5. The Architectural Tradeoff

If Cursor pagination is so fast, why doesn't everyone use it?

Because it strips power from the UI. You cannot build a "Page 45" button at the bottom of the screen. A cursor only knows what comes directly after it. You can only build "Next" and "Previous" buttons.

This is why Facebook, Instagram, and Twitter don't have page numbers. They use Infinite Scroll. It is a brilliant UI pattern that was forced into existence by a brutal backend architectural limitation. You sacrifice random-access page jumping to guarantee the survival of the database.

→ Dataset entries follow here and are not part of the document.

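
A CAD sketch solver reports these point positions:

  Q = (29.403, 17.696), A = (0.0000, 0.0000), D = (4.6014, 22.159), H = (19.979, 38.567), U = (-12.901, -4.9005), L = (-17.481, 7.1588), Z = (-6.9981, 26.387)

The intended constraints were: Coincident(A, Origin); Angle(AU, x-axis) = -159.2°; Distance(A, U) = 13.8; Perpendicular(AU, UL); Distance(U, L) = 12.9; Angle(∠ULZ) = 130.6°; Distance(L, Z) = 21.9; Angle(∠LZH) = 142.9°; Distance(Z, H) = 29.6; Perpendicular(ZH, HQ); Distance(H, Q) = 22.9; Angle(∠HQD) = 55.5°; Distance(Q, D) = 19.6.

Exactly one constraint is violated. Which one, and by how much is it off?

Distance(Q, D) = 19.6 — off by 5.60.

A = (0.00, 0.00) ✓; AU at -159.2° ✓; |AU| = 13.80 ✓; ∠(AU, UL) = 90.00° ✓; |UL| = 12.90 ✓; ∠ULZ = 130.6° ✓; |LZ| = 21.90 ✓; ∠LZH = 142.9° ✓; |ZH| = 29.60 ✓; ∠(ZH, HQ) = 90.00° ✓; |HQ| = 22.90 ✓; ∠HQD = 55.50° ✓; |QD| = 25.20 ✗.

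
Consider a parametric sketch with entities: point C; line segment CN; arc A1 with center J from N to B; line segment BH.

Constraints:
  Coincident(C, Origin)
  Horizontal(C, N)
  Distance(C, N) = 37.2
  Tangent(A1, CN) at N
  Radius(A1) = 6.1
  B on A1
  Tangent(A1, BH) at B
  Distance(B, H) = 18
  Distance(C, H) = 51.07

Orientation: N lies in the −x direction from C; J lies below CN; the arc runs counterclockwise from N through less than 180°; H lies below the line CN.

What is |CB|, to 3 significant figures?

43.6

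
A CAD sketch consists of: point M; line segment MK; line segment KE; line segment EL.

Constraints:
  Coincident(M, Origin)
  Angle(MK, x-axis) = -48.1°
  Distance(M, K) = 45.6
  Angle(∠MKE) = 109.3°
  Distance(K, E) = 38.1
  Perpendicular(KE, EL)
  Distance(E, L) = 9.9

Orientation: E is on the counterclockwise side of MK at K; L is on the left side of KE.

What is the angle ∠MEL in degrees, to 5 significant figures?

51.013°

∠MKE = 109.3°, so KE runs at -48.1° + (180° − 109.3°) = 22.600° from the x-axis; with |KE| = 38.1, E = K + 38.1·(cos 22.600°, sin 22.600°) = (65.627, -19.299). KE ⟂ EL; with |EL| = 9.9 on the left of KE, L = E + 9.9·(-0.38430, 0.92321) = (61.823, -10.159). Then cos ∠MEL = EM·EL / (|EM||EL|), giving 51.013°.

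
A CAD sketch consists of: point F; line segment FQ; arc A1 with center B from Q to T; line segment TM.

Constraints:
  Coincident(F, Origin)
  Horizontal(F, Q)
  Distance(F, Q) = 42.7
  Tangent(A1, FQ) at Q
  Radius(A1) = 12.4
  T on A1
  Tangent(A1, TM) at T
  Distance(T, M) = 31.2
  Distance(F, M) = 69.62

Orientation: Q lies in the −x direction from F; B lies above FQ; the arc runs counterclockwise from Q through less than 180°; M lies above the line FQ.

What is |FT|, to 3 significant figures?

39.2

Checks: ∠(BQ, QF) = 90.00° ✓; |BT| = 12.40 ✓; ∠(BT, TM) = 90.00° ✓; |TM| = 31.20 ✓; |FM| = 69.62 ✓.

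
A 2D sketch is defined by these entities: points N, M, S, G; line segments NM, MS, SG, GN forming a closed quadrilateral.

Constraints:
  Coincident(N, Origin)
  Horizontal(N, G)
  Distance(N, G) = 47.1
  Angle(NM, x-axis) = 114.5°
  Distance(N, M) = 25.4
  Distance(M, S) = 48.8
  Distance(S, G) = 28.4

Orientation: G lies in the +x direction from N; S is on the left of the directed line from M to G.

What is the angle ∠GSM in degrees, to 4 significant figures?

103.9°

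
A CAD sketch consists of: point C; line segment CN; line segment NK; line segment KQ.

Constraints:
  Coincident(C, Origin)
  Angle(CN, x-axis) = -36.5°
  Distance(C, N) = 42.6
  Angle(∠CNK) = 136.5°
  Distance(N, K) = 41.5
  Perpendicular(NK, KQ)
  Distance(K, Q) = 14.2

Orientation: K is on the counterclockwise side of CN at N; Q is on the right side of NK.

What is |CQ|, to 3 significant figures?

84.5

C is at the origin; CN runs at -36.5° with length 42.6, so N = 42.6·(cos -36.5°, sin -36.5°) = (34.2, -25.3). ∠CNK = 136.5°, so NK runs at -36.5° + (180° − 136.5°) = 7.00° from the x-axis; with |NK| = 41.5, K = N + 41.5·(cos 7.00°, sin 7.00°) = (75.4, -20.3). NK ⟂ KQ; with |KQ| = 14.2 on the right of NK, Q = K + 14.2·(0.122, -0.993) = (77.2, -34.4). Then |CQ| = |Q − C| = 84.5.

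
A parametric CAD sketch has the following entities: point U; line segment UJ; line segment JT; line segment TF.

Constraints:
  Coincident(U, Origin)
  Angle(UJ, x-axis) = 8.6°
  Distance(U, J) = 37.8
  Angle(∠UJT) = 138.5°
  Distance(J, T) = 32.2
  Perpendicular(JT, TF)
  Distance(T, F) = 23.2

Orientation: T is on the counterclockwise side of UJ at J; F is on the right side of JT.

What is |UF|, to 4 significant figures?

77.39

U is at the origin; UJ runs at 8.6° with length 37.8, so J = 37.8·(cos 8.6°, sin 8.6°) = (37.37, 5.652). ∠UJT = 138.5°, so JT runs at 8.6° + (180° − 138.5°) = 50.10° from the x-axis; with |JT| = 32.2, T = J + 32.2·(cos 50.10°, sin 50.10°) = (58.03, 30.36). The perpendicularity gives TF at right angles to JT; with |TF| = 23.2 on the right of JT, F = T + 23.2·(0.7672, -0.6414) = (75.83, 15.47). Then |UF| = |F − U| = 77.39.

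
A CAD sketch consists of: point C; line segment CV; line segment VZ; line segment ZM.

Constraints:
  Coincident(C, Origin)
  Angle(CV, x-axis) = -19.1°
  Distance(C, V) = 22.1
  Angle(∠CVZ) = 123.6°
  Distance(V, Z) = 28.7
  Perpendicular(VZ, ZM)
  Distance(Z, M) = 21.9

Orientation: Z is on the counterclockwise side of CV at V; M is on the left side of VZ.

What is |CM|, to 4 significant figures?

41.08

C is at the origin; CV runs at -19.1° with length 22.1, so V = 22.1·(cos -19.1°, sin -19.1°) = (20.88, -7.232). ∠CVZ = 123.6°, so VZ runs at -19.1° + (180° − 123.6°) = 37.30° from the x-axis; with |VZ| = 28.7, Z = V + 28.7·(cos 37.30°, sin 37.30°) = (43.71, 10.16). VZ is perpendicular to ZM; with |ZM| = 21.9 on the left of VZ, M = Z + 21.9·(-0.6060, 0.7955) = (30.44, 27.58). Then |CM| = |M − C| = 41.08.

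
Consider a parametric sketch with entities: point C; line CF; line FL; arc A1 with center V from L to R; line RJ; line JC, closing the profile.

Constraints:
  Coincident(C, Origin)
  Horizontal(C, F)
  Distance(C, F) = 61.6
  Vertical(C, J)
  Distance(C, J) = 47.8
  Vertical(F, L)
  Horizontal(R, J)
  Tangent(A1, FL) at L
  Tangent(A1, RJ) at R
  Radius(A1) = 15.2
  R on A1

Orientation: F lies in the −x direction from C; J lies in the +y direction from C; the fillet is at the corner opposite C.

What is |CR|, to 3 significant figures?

66.6

C is at the origin; C and F share the same y with |CF| = 61.6 and F on the −x side, so F = (-61.6, 0.00). CJ is vertical with |CJ| = 47.8 and J on the +y side, so J = (0.00, 47.8). The virtual corner opposite C is at (-61.6, 47.8). Since A1 is tangent to FL there, VL ⟂ FL and tangency of A1 to RJ means the radius VR is perpendicular to RJ, with radius 15.2, so the center V sits 15.2 in from both sides at V = (-46.4, 32.6). That places the tangent points at L = (-61.6, 32.6) on FL and R = (-46.4, 47.8) on RJ. Then |CR| = |R − C| = 66.6.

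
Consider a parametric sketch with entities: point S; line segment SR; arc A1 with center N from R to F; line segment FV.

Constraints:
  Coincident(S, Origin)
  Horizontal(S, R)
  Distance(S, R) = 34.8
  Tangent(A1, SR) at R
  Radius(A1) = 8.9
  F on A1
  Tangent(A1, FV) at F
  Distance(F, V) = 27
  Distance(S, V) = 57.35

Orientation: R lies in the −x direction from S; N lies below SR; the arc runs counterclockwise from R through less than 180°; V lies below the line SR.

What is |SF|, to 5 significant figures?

44.492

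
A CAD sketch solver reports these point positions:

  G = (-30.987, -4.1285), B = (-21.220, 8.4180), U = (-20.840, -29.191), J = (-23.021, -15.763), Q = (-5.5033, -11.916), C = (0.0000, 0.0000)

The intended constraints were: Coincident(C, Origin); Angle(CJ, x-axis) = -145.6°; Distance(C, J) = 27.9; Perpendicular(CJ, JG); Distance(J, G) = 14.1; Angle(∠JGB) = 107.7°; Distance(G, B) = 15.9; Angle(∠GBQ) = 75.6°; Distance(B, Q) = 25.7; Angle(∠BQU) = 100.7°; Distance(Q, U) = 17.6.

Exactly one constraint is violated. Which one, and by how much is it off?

Distance(Q, U) = 17.6 — off by 5.50.

C = (0.00, 0.00) ✓; CJ at -145.6° ✓; |CJ| = 27.90 ✓; ∠(CJ, JG) = 90.00° ✓; |JG| = 14.10 ✓; ∠JGB = 107.7° ✓; |GB| = 15.90 ✓; ∠GBQ = 75.60° ✓; |BQ| = 25.70 ✓; ∠BQU = 100.7° ✓; |QU| = 23.10 ✗.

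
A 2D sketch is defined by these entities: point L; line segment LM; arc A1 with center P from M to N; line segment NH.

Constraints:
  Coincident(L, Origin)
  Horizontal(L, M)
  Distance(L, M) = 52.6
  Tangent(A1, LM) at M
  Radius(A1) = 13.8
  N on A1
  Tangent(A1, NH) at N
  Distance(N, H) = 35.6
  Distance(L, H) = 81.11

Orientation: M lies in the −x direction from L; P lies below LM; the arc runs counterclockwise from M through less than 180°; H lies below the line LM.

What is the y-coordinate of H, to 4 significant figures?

-50.37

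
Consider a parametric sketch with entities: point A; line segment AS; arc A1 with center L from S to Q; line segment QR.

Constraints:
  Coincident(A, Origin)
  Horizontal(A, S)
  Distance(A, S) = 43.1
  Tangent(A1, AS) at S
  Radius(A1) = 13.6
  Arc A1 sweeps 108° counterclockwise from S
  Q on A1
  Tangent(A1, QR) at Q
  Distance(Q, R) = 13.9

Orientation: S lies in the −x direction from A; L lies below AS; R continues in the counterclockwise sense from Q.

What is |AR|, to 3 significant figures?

60.3

On A1, S sits at bearing 90° from L; a 108° counterclockwise sweep puts Q at bearing 198°, so Q = L + 13.6·(cos 198°, sin 198°) = (-56.0, -17.8). The tangent condition forces LQ to be normal to QR, so QR runs along (−sin 198°, cos 198°); with |QR| = 13.9, R = (-51.7, -31.0). Then |AR| = |R − A| = 60.3.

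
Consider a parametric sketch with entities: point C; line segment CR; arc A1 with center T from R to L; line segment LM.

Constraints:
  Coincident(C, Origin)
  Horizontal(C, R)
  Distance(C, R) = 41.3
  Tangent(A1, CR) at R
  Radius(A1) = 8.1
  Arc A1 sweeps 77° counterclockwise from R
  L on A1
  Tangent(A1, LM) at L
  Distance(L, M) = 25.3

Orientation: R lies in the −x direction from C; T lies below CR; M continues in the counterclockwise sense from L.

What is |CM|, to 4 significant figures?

63.00

C is at the origin; C and R share the same y with |CR| = 41.3 and R on the −x side, so R = (-41.30, 0.000). Since A1 is tangent to CR there, TR ⟂ CR, so T = R + (0, -8.1) = (-41.30, -8.100). On A1, R sits at bearing 90° from T; a 77° counterclockwise sweep puts L at bearing 167°, so L = T + 8.1·(cos 167°, sin 167°) = (-49.19, -6.278). A1 meets LM tangentially, so TL is at right angles to LM, so LM runs along (−sin 167°, cos 167°); with |LM| = 25.3, M = (-54.88, -30.93). Then |CM| = |M − C| = 63.00.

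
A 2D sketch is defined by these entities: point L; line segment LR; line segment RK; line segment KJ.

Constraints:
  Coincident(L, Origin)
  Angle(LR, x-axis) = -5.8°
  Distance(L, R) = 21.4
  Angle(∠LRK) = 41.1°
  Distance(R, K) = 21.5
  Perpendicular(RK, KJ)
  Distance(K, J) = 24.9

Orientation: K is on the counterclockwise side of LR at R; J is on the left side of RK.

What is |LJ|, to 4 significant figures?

12.09

∠LRK = 41.1°, so RK runs at -5.8° + (180° − 41.1°) = 133.1° from the x-axis; with |RK| = 21.5, K = R + 21.5·(cos 133.1°, sin 133.1°) = (6.600, 13.54). RK ⟂ KJ; with |KJ| = 24.9 on the left of RK, J = K + 24.9·(-0.7302, -0.6833) = (-11.58, -3.478). Then |LJ| = |J − L| = 12.09.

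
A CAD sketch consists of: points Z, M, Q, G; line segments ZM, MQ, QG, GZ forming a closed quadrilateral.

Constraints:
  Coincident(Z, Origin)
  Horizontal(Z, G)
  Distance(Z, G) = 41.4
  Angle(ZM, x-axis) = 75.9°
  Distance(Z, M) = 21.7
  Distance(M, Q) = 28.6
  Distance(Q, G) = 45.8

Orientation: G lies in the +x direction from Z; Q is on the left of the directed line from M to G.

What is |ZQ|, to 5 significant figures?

48.895

Z is at the origin; Z and G share the same y with |ZG| = 41.4 and G in +x, so G = (41.4, 0). ZM runs at 75.9° with |ZM| = 21.7, so M = (5.2864, 21.046). Q is determined by |MQ| = 28.6 and |QG| = 45.8 together: it lies at the intersection of circle(M, 28.6) and circle(G, 45.8). With |MG| = 41.799, the foot of the radical line on MG is 5.5917 from M and the perpendicular offset is √(28.6² − 5.5917²) = 28.048. Taking the left-of-MG solution: Q = (24.240, 42.464).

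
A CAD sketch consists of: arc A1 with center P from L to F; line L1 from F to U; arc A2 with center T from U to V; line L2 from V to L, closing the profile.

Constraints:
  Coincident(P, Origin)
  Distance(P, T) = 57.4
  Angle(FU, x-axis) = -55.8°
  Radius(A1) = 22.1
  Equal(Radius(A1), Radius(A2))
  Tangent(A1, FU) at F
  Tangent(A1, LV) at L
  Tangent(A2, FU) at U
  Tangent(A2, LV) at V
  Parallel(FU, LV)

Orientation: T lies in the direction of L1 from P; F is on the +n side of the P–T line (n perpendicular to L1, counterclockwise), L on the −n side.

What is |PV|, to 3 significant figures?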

🛠️ Day 22 Project: Mathematical Proof

Don't take my word for it. I built a raw SQLite backend in the official repository to prove the math.

  • Run the pagination_engine.py file. It generates a local database with 1,000,000 rows.
  • Hit the /api/v1/offset?page=20000 endpoint. Watch the terminal timing. It will take roughly 15-20 milliseconds because SQLite has to physically scan and discard 999,950 rows just to find your 50.
  • Hit the /api/v1/cursor?last_id=999950 endpoint. It will return the exact same data in 0.1 milliseconds. It used the B-Tree index to teleport. The proof is in the execution.